ブリストル・マイヤーズ スクイブ社と小野薬品工業の提携について
2011年、ブリストル・マイヤーズ スクイブ社は、小野薬品工業と締結した提携契約により、当時、小野薬品工業がすべての権利を保有していた北米以外の地域のうち、日本、韓国、台湾を除く世界各国におけるオプジーボの開発・商業化に関する権利を獲得しました。2014年7月23日、ブリストル・マイヤーズ スクイブ社と小野薬品工業は、この戦略的提携契約をさらに拡張し、日本、韓国、台湾のがん患者さん向けに複数の免疫療法薬を単剤療法および併用療法として共同開発・商業化することを合意しました。
ブリストル・マイヤーズ スクイブ社について
ブリストル・マイヤーズ スクイブ社は、深刻な病気を抱える患者さんを助けるための革新的な医薬品を開発し、提供することを使命とするグローバルなバイオファーマ製薬企業です。ブリストル・マイヤーズ スクイブ社に関する詳細については、BMS.comをご覧くださるか、LinkedIn、Twitter、YouTubeおよびFacebookをご覧ください。
ブリストル・マイヤーズ スクイブ社の将来予測等に関する記述
本プレスリリースは、医薬品の研究、開発および商業化について、1995年民間有価証券訴訟改正法の趣旨の範疇に含まれる「将来予測に関する記述」を含んでいます。そうした将来予測に関する記述は現在の予想に基づくものであり、遅延、転換または変更を来たす内在的リスクと不確実性を伴っており、実際の成果または業績が現在の予想と大きく異なる結果となる可能性があります。将来予測に関するいかなる記述も保証されるものではありません。特に、本プレスリリースに記載されたいかなる適応についても、オプジーボとBMS-986205の併用療法が承認を受ける保証はありません。
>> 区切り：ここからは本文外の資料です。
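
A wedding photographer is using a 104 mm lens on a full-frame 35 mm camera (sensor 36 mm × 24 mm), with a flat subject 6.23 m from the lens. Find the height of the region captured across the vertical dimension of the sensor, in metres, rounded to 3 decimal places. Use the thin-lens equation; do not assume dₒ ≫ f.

dₒ: 6.23 m = 6230 mm.
Similar triangles through the lens centre give W/dₒ = h/dᵢ; with 1/f = 1/dₒ + 1/dᵢ this gives W = h·(dₒ − f)/f.
W = 24 mm × (6230 − 104) / 104 = 24 × 58.9038 ≈ 1413.692 mm = 1.41369 m.

1.414 m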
本プレスリリースの将来予測に関する記述は、ブリストル・マイヤーズ スクイブ社の事業に影響を与える多くの不確定要素、特にブリストル・マイヤーズ スクイブ社の2016年12月31日に終了した事業年度通期報告書(Form 10-K)、四半期報告書(Form 10-Q)および当期報告書(Form 8-K)にリスク要因として記されている不確定要素と共に評価されるべきです。ブリストル・マイヤーズ スクイブ社は、新たな知見、今後の出来事等に因るか否かを問わず、一切の将来予測等に関する記述について、公に更新する義務を負うものではありません。